Angry, stupid white people on Twitter.

• The US government is “an insurance company with an army.” — Peter Fisher, undersecretary of the Treasury, in 2002.

• Religious right radio: Labor unions must be stopped because abortion and gays.

• More “gracious and cordial” Christians making up nasty stuff about gay people. I guess once you embrace the idea of Lying for a Good Cause, then it starts to seem like the more outrageous and vicious those lies are, the more virtuous you are for telling them. Or something.

• Here’s a map and diagram of what the NRA wants American elementary schools to look like. (Actually it’s a diagram of “The Citadel” — a heavily armed Randian utopia intended for somewhere in Idaho.)

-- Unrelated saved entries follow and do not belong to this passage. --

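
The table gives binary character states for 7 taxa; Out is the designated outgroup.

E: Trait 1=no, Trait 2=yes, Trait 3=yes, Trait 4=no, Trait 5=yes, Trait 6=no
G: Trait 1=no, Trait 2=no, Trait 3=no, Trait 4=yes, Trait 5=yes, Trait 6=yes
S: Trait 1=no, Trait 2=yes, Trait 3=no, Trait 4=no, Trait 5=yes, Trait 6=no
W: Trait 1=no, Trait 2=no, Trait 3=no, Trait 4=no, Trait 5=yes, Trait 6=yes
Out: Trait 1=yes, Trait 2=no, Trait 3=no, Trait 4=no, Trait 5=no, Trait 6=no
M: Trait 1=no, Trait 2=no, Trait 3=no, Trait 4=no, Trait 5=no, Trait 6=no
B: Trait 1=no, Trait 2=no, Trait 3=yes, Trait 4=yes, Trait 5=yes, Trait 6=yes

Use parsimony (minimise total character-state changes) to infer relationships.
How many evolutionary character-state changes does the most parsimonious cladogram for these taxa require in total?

Character polarity is set by the outgroup: the derived state is whichever differs from the outgroup's state, so for Trait 1 the derived state is 'no', and for the remaining characters it is 'yes'.
All ingroup taxa share the derived state 'no' for Trait 1; it defines the ingroup but does not resolve relationships within it.
Trait 2 (derived state 'yes') is shared by E and S — a synapomorphy uniting that clade.
Trait 3 groups B and E, which is incompatible with the clades supported by the remaining characters; treating it as convergent (homoplasy) costs fewer steps than any alternative tree.
Trait 4: derived state 'yes' in B and G only — synapomorphy for {B, G}.
Only B, E, G, S, and W show the derived state 'yes' for Trait 5, supporting them as a clade.
Trait 6: derived state 'yes' in B, G, and W only — synapomorphy for {B, G, W}.
Most parsimonious ingroup topology: (((W,(B,G)),(S,E)),M).
Changes per character on this tree: Trait 1: 1; Trait 2: 1; Trait 3: 2; Trait 4: 1; Trait 5: 1; Trait 6: 1.
Total = 7.

7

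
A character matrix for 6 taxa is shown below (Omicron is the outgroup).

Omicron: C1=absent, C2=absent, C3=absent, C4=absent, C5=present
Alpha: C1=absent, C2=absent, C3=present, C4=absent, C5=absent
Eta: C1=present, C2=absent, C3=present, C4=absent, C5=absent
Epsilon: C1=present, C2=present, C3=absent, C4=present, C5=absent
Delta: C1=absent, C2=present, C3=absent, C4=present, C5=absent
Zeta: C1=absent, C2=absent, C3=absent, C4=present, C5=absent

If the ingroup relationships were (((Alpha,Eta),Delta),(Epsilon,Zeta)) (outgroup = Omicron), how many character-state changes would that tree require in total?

8

Map each character onto (((Alpha,Eta),Delta),(Epsilon,Zeta)) (rooted by Omicron) and count the minimum state changes it requires (Fitch parsimony):
C1: 2; C2: 2; C3: 1; C4: 2; C5: 1.
Total tree length = 8.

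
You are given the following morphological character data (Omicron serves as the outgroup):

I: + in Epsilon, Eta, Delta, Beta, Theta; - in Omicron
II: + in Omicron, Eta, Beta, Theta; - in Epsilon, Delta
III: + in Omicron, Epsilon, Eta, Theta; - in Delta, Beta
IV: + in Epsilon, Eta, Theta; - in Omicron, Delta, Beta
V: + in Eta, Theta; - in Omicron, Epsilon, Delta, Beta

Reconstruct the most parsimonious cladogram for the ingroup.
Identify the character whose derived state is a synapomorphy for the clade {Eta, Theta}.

V

Character polarity is set by the outgroup: the derived state is whichever differs from the outgroup's state, so for II, III the derived state is '-', and for the remaining characters it is '+'.
All ingroup taxa share the derived state '+' for I; it defines the ingroup but does not resolve relationships within it.
II (state '-') occurs in Delta and Epsilon but conflicts with the nesting implied by the other characters — most parsimoniously interpreted as homoplasy.
Only Beta and Delta show the derived state '-' for III, supporting them as a clade.
Only Epsilon, Eta, and Theta show the derived state '+' for IV, supporting them as a clade.
V: derived state '+' in Eta and Theta only — synapomorphy for {Eta, Theta}.
Most parsimonious ingroup topology: ((Epsilon,(Eta,Theta)),(Delta,Beta)).
The clade {Eta, Theta} is supported by V: its derived state '+' occurs in exactly those taxa and in no other taxon (including the outgroup).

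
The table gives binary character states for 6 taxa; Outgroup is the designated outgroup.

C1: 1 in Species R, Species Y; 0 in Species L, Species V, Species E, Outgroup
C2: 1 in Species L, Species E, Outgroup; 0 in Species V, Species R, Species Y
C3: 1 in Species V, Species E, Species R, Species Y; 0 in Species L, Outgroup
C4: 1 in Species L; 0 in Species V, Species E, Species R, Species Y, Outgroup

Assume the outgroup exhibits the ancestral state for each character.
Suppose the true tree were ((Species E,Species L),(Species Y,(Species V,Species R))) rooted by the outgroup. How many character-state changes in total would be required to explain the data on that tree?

6

Map each character onto ((Species E,Species L),(Species Y,(Species V,Species R))) (rooted by Outgroup) and count the minimum state changes it requires (Fitch parsimony):
C1: 2; C2: 1; C3: 2; C4: 1.
Total tree length = 6.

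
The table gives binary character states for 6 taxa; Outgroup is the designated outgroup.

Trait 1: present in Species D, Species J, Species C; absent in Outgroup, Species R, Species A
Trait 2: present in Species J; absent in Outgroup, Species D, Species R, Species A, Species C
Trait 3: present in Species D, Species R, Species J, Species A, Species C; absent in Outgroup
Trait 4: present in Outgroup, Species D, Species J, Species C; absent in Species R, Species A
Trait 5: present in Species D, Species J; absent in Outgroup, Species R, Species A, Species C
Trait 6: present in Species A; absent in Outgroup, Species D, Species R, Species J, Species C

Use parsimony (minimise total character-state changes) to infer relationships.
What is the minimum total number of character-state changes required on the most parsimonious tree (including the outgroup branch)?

Character polarity is set by the outgroup: the derived state is whichever differs from the outgroup's state, so for Trait 4 the derived state is 'absent', and for the remaining characters it is 'present'.
Trait 1 (derived state 'present') is shared by Species C, Species D, and Species J — a synapomorphy uniting that clade.
Trait 2: derived state 'present' in Species J only — an autapomorphy, so it tells us nothing about relationships among taxa.
All ingroup taxa share the derived state 'present' for Trait 3; it defines the ingroup but does not resolve relationships within it.
Only Species A and Species R show the derived state 'absent' for Trait 4, supporting them as a clade.
Trait 5: derived state 'present' in Species D and Species J only — synapomorphy for {Species D, Species J}.
Trait 6: derived state 'present' in Species A only — an autapomorphy, so it tells us nothing about relationships among taxa.
Most parsimonious ingroup topology: (((Species D,Species J),Species C),(Species R,Species A)).
Changes per character on this tree: Trait 1: 1; Trait 2: 1; Trait 3: 1; Trait 4: 1; Trait 5: 1; Trait 6: 1.
Total = 6.

6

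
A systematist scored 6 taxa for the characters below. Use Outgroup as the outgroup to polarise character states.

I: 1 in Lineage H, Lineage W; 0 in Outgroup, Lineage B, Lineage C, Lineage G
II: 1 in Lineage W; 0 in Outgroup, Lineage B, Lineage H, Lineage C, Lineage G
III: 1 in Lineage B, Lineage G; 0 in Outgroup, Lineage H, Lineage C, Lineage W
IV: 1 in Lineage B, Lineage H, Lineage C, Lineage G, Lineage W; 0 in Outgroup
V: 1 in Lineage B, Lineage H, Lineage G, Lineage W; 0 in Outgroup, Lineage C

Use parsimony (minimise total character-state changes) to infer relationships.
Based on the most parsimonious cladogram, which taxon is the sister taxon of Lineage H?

The outgroup has state '0' for every character, so '1' is the derived state throughout.
Only Lineage H and Lineage W show the derived state '1' for I, supporting them as a clade.
II (derived state '1') is unique to Lineage W (autapomorphy; uninformative for grouping).
Only Lineage B and Lineage G show the derived state '1' for III, supporting them as a clade.
All ingroup taxa share the derived state '1' for IV; it defines the ingroup but does not resolve relationships within it.
V (derived state '1') is shared by Lineage B, Lineage G, Lineage H, and Lineage W — a synapomorphy uniting that clade.
Most parsimonious ingroup topology: (((Lineage B,Lineage G),(Lineage H,Lineage W)),Lineage C).
Lineage H and Lineage W form a cherry on this tree, so they are sister taxa.

Lineage W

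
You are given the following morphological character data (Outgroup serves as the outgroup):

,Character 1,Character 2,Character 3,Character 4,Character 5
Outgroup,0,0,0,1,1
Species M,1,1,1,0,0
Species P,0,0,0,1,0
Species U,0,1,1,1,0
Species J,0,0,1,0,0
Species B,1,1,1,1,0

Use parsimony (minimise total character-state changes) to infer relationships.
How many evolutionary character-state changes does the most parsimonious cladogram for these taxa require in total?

6

Character polarity is set by the outgroup: the derived state is whichever differs from the outgroup's state, so for Character 4, Character 5 the derived state is '0', and for the remaining characters it is '1'.
Only Species B and Species M show the derived state '1' for Character 1, supporting them as a clade.
Only Species B, Species M, and Species U show the derived state '1' for Character 2, supporting them as a clade.
Character 3: derived state '1' in Species B, Species J, Species M, and Species U only — synapomorphy for {Species B, Species J, Species M, Species U}.
Character 4 (state '0') occurs in Species J and Species M but conflicts with the nesting implied by the other characters — most parsimoniously interpreted as homoplasy.
All ingroup taxa share the derived state '0' for Character 5; it defines the ingroup but does not resolve relationships within it.
Most parsimonious ingroup topology: ((((Species M,Species B),Species U),Species J),Species P).
Changes per character on this tree: Character 1: 1; Character 2: 1; Character 3: 1; Character 4: 2; Character 5: 1.
Total = 6.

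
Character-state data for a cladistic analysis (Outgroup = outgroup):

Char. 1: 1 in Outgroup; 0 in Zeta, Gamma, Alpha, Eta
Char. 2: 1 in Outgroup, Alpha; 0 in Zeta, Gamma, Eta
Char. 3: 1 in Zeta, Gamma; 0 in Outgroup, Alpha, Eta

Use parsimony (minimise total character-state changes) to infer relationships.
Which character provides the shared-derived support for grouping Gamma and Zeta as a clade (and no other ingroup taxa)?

Character polarity is set by the outgroup: the derived state is whichever differs from the outgroup's state, so for Char. 1, Char. 2 the derived state is '0', and for the remaining characters it is '1'.
Char. 1 (derived state '0') is shared by all ingroup taxa — unites the whole ingroup.
Char. 2 (derived state '0') is shared by Eta, Gamma, and Zeta — a synapomorphy uniting that clade.
Char. 3 (derived state '1') is shared by Gamma and Zeta — a synapomorphy uniting that clade.
Most parsimonious ingroup topology: (((Zeta,Gamma),Eta),Alpha).
The clade {Gamma, Zeta} is supported by Char. 3: its derived state '1' occurs in exactly those taxa and in no other taxon (including the outgroup).

Char. 3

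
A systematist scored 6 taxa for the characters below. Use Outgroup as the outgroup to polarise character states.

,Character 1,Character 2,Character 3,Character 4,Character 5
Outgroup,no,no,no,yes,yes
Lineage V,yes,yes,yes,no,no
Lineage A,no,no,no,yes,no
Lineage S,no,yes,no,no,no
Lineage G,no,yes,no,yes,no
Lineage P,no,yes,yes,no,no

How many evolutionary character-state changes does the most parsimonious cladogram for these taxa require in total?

Character polarity is set by the outgroup: the derived state is whichever differs from the outgroup's state, so for Character 4, Character 5 the derived state is 'no', and for the remaining characters it is 'yes'.
Character 1: derived state 'yes' in Lineage V only — an autapomorphy, so it tells us nothing about relationships among taxa.
Character 2 (derived state 'yes') is shared by Lineage G, Lineage P, Lineage S, and Lineage V — a synapomorphy uniting that clade.
Only Lineage P and Lineage V show the derived state 'yes' for Character 3, supporting them as a clade.
Character 4 (derived state 'no') is shared by Lineage P, Lineage S, and Lineage V — a synapomorphy uniting that clade.
Character 5 (derived state 'no') is shared by all ingroup taxa — unites the whole ingroup.
Most parsimonious ingroup topology: ((((Lineage V,Lineage P),Lineage S),Lineage G),Lineage A).
Changes per character on this tree: Character 1: 1; Character 2: 1; Character 3: 1; Character 4: 1; Character 5: 1.
Total = 5.

5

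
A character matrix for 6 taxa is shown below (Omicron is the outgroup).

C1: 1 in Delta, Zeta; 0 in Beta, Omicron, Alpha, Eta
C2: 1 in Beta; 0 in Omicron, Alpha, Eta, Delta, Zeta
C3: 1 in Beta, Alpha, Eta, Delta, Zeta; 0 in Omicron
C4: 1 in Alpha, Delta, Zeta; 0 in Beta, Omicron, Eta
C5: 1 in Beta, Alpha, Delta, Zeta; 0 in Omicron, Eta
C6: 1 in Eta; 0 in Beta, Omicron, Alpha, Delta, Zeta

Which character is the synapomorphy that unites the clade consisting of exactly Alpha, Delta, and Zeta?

C4

The outgroup has state '0' for every character, so '1' is the derived state throughout.
Only Delta and Zeta show the derived state '1' for C1, supporting them as a clade.
C2: derived state '1' in Beta only — an autapomorphy, so it tells us nothing about relationships among taxa.
C3 (derived state '1') is shared by all ingroup taxa — unites the whole ingroup.
C4 (derived state '1') is shared by Alpha, Delta, and Zeta — a synapomorphy uniting that clade.
C5 (derived state '1') is shared by Alpha, Beta, Delta, and Zeta — a synapomorphy uniting that clade.
C6: derived state '1' in Eta only — an autapomorphy, so it tells us nothing about relationships among taxa.
Most parsimonious ingroup topology: ((((Delta,Zeta),Alpha),Beta),Eta).
The clade {Alpha, Delta, Zeta} is supported by C4: its derived state '1' occurs in exactly those taxa and in no other taxon (including the outgroup).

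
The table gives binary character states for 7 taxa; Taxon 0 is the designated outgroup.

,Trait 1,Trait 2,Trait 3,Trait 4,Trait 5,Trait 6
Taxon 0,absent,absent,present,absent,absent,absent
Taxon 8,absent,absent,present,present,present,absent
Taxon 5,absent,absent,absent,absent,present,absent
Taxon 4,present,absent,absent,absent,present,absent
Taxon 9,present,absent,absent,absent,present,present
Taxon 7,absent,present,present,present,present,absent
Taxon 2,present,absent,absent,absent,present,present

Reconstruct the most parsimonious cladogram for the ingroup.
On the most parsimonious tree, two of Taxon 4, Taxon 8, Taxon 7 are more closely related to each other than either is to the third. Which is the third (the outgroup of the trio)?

Character polarity is set by the outgroup: the derived state is whichever differs from the outgroup's state, so for Trait 3 the derived state is 'absent', and for the remaining characters it is 'present'.
Trait 1: derived state 'present' in Taxon 2, Taxon 4, and Taxon 9 only — synapomorphy for {Taxon 2, Taxon 4, Taxon 9}.
Trait 2: derived state 'present' in Taxon 7 only — an autapomorphy, so it tells us nothing about relationships among taxa.
Only Taxon 2, Taxon 4, Taxon 5, and Taxon 9 show the derived state 'absent' for Trait 3, supporting them as a clade.
Trait 4 (derived state 'present') is shared by Taxon 7 and Taxon 8 — a synapomorphy uniting that clade.
Trait 5 (derived state 'present') is shared by all ingroup taxa — unites the whole ingroup.
Only Taxon 2 and Taxon 9 show the derived state 'present' for Trait 6, supporting them as a clade.
Most parsimonious ingroup topology: ((((Taxon 9,Taxon 2),Taxon 4),Taxon 5),(Taxon 8,Taxon 7)).
Taxon 7 and Taxon 8 share a more recent common ancestor with each other than either does with Taxon 4, so Taxon 4 is the least closely related of the three.

Taxon 4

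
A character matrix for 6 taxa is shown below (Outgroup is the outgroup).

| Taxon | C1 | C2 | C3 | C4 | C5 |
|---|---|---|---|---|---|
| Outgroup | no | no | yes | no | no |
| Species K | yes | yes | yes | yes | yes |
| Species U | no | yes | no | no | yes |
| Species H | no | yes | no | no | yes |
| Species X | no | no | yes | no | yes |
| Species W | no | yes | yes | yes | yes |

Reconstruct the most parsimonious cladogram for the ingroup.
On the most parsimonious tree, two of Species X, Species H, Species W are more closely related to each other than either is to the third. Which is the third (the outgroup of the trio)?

Species X

Character polarity is set by the outgroup: the derived state is whichever differs from the outgroup's state, so for C3 the derived state is 'no', and for the remaining characters it is 'yes'.
C1 (derived state 'yes') is unique to Species K (autapomorphy; uninformative for grouping).
C2 (derived state 'yes') is shared by Species H, Species K, Species U, and Species W — a synapomorphy uniting that clade.
C3: derived state 'no' in Species H and Species U only — synapomorphy for {Species H, Species U}.
C4: derived state 'yes' in Species K and Species W only — synapomorphy for {Species K, Species W}.
C5 (derived state 'yes') is shared by all ingroup taxa — unites the whole ingroup.
Most parsimonious ingroup topology: (((Species K,Species W),(Species U,Species H)),Species X).
Species H and Species W share a more recent common ancestor with each other than either does with Species X, so Species X is the least closely related of the three.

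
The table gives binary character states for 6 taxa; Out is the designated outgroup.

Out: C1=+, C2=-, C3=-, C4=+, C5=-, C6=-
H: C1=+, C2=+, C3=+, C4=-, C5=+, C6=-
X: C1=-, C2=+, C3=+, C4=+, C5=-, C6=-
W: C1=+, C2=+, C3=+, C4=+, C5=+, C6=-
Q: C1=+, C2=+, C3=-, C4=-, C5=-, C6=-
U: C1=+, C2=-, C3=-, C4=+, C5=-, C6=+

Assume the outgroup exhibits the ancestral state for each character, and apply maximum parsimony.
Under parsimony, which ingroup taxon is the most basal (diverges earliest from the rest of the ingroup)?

U

Character polarity is set by the outgroup: the derived state is whichever differs from the outgroup's state, so for C1, C4 the derived state is '-', and for the remaining characters it is '+'.
C1 (derived state '-') is unique to X (autapomorphy; uninformative for grouping).
C2 (derived state '+') is shared by H, Q, W, and X — a synapomorphy uniting that clade.
Only H, W, and X show the derived state '+' for C3, supporting them as a clade.
C4 (state '-') occurs in H and Q but conflicts with the nesting implied by the other characters — most parsimoniously interpreted as homoplasy.
Only H and W show the derived state '+' for C5, supporting them as a clade.
C6: derived state '+' in U only — an autapomorphy, so it tells us nothing about relationships among taxa.
Most parsimonious ingroup topology: ((((H,W),X),Q),U).
U is sister to the clade containing all other ingroup taxa, so it is the earliest-diverging (most basal) ingroup lineage.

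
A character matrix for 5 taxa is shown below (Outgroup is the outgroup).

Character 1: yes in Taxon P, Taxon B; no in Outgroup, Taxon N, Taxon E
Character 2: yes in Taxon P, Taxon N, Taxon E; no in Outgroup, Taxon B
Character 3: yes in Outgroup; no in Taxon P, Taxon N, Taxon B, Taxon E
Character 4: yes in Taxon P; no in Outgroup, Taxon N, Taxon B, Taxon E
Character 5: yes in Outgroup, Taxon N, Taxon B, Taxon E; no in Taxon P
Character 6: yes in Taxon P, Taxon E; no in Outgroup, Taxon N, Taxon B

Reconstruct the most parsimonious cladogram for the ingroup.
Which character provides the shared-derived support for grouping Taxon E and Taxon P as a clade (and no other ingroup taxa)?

Character 6

Character polarity is set by the outgroup: the derived state is whichever differs from the outgroup's state, so for Character 3, Character 5 the derived state is 'no', and for the remaining characters it is 'yes'.
Character 1 (state 'yes') occurs in Taxon B and Taxon P but conflicts with the nesting implied by the other characters — most parsimoniously interpreted as homoplasy.
Only Taxon E, Taxon N, and Taxon P show the derived state 'yes' for Character 2, supporting them as a clade.
Character 3 (derived state 'no') is shared by all ingroup taxa — unites the whole ingroup.
Character 4: derived state 'yes' in Taxon P only — an autapomorphy, so it tells us nothing about relationships among taxa.
Character 5: derived state 'no' in Taxon P only — an autapomorphy, so it tells us nothing about relationships among taxa.
Character 6: derived state 'yes' in Taxon E and Taxon P only — synapomorphy for {Taxon E, Taxon P}.
Most parsimonious ingroup topology: (((Taxon P,Taxon E),Taxon N),Taxon B).
The clade {Taxon E, Taxon P} is supported by Character 6: its derived state 'yes' occurs in exactly those taxa and in no other taxon (including the outgroup).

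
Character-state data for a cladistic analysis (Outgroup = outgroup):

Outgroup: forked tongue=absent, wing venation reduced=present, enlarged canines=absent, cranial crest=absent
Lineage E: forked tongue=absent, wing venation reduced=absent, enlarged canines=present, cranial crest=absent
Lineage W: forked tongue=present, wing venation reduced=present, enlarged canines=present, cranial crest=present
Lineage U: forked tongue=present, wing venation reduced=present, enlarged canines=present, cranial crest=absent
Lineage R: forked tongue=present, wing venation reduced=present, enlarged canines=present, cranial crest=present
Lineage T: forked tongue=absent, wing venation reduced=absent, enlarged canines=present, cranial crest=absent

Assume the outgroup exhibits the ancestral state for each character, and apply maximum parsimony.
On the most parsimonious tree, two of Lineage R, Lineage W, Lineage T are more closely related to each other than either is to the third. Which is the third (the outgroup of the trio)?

Character polarity is set by the outgroup: the derived state is whichever differs from the outgroup's state, so for wing venation reduced the derived state is 'absent', and for the remaining characters it is 'present'.
forked tongue: derived state 'present' in Lineage R, Lineage U, and Lineage W only — synapomorphy for {Lineage R, Lineage U, Lineage W}.
Only Lineage E and Lineage T show the derived state 'absent' for wing venation reduced, supporting them as a clade.
All ingroup taxa share the derived state 'present' for enlarged canines; it defines the ingroup but does not resolve relationships within it.
cranial crest (derived state 'present') is shared by Lineage R and Lineage W — a synapomorphy uniting that clade.
Most parsimonious ingroup topology: ((Lineage E,Lineage T),((Lineage W,Lineage R),Lineage U)).
Lineage R and Lineage W share a more recent common ancestor with each other than either does with Lineage T, so Lineage T is the least closely related of the three.

Lineage T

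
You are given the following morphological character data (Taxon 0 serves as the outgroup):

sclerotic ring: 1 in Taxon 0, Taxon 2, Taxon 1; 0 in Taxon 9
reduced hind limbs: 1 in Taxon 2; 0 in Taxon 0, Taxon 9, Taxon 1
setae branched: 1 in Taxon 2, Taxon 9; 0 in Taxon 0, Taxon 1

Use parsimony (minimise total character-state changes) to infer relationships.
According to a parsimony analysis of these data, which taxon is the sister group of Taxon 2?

Character polarity is set by the outgroup: the derived state is whichever differs from the outgroup's state, so for sclerotic ring the derived state is '0', and for the remaining characters it is '1'.
sclerotic ring: derived state '0' in Taxon 9 only — an autapomorphy, so it tells us nothing about relationships among taxa.
reduced hind limbs (derived state '1') is unique to Taxon 2 (autapomorphy; uninformative for grouping).
setae branched: derived state '1' in Taxon 2 and Taxon 9 only — synapomorphy for {Taxon 2, Taxon 9}.
Most parsimonious ingroup topology: ((Taxon 2,Taxon 9),Taxon 1).
Taxon 2 and Taxon 9 form a cherry on this tree, so they are sister taxa.

Taxon 9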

• How good is Paul Bibeau’s Goblinbooks blog? So good that posts with titles like “A Message to the NRA From a Guy With a Duffel Bag of Guns” and “A Message to the Tea Party From a Guy Who Urinated on a Power Line” live up to those headlines with pitch-perfect panache.

Ric Alba:

Everyone has the drive to be known and loved. During the ’80s I couldn’t let myself feel the love so much, because I felt I wasn’t letting people know the real me. When you’re delivering to friends and fans, someone other than your true self, it’s nearly impossible to absorb the love people send you. It always feels like it was meant for someone else, and that you’re taking love under false pretenses.

Jodie Foster:

I want to be seen, to be understood deeply, and to be not so very lonely.